AdaptiveSparkPlan (10)
+- == Current Plan ==
   HashAggregate (6)
   +- ShuffleQueryStage (5)
      +- Exchange (4)
         +- * HashAggregate (3)
            +- * ColumnarToRow (2)
               +- Scan parquet table_name (1)
+- == Initial Plan ==
   HashAggregate (9)
   +- Exchange (8)
      +- HashAggregate (7)
         +- Scan parquet table_name (1)

It's confusing to me how this would take a long time, as the data is already partitioned by dt. Spark only needs to determine which partitions have any rows and return the min of those.


Solution

  • What you're suggesting was implemented once as OptimizeMetadataOnly query optimizer rule, via JIRA SPARK-15752 "Optimize metadata only query that has an aggregate whose children are deterministic project or filter operators".

    However, it was found to cause correctness issues sometimes, when some of the partitions contained zero-row files, see JIRA SPARK-26709 "OptimizeMetadataOnlyQuery does not correctly handle the files with zero record".

    Along with the fix, an internal Spark config spark.sql.optimizer.metadataOnly was added to provide a way to circumvent full-table scans "at your own risk", i.e. when you are certain that all your partitions aren't empty.
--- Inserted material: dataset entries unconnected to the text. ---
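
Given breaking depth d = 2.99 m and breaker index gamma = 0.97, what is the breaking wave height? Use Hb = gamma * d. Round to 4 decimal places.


Hb = gamma * d
Hb = 0.97 * 2.99
Hb = 2.9003 m

2.9003


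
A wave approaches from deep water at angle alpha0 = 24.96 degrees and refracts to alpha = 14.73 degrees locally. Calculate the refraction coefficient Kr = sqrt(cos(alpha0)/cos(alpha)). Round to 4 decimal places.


Kr = sqrt(cos(alpha0) / cos(alpha))
cos(24.96) = 0.906603
cos(14.73) = 0.967135
Kr = sqrt(0.906603 / 0.967135)
Kr = sqrt(0.937411)
Kr = 0.9682

0.9682


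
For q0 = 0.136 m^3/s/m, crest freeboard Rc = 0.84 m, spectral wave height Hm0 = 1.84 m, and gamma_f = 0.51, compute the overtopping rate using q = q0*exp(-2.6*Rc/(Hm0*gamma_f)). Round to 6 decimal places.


q = q0 * exp(-2.6 * Rc / (Hm0 * gamma_f))
Exponent = -2.6 * 0.84 / (1.84 * 0.51)
= -2.6 * 0.84 / 0.9384
= -2.327366
exp(-2.327366) = 0.097552
q = 0.136 * 0.097552
q = 0.013267 m^3/s/m

0.013267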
Possibly, in your Spark 2 you have it set to true (or your Spark 2 doesn't include a fix at all). See also SPARK-34194 for additional discussion around it.

    SPARK 3.0 deprecated this config (SPARK-31647), so most likely it is set to false in your environment, which causes Spark to scan all table partitions before aggregating the result to find min. But for the time being, you can still try setting it to true to speed up your query, just beware of the consequences.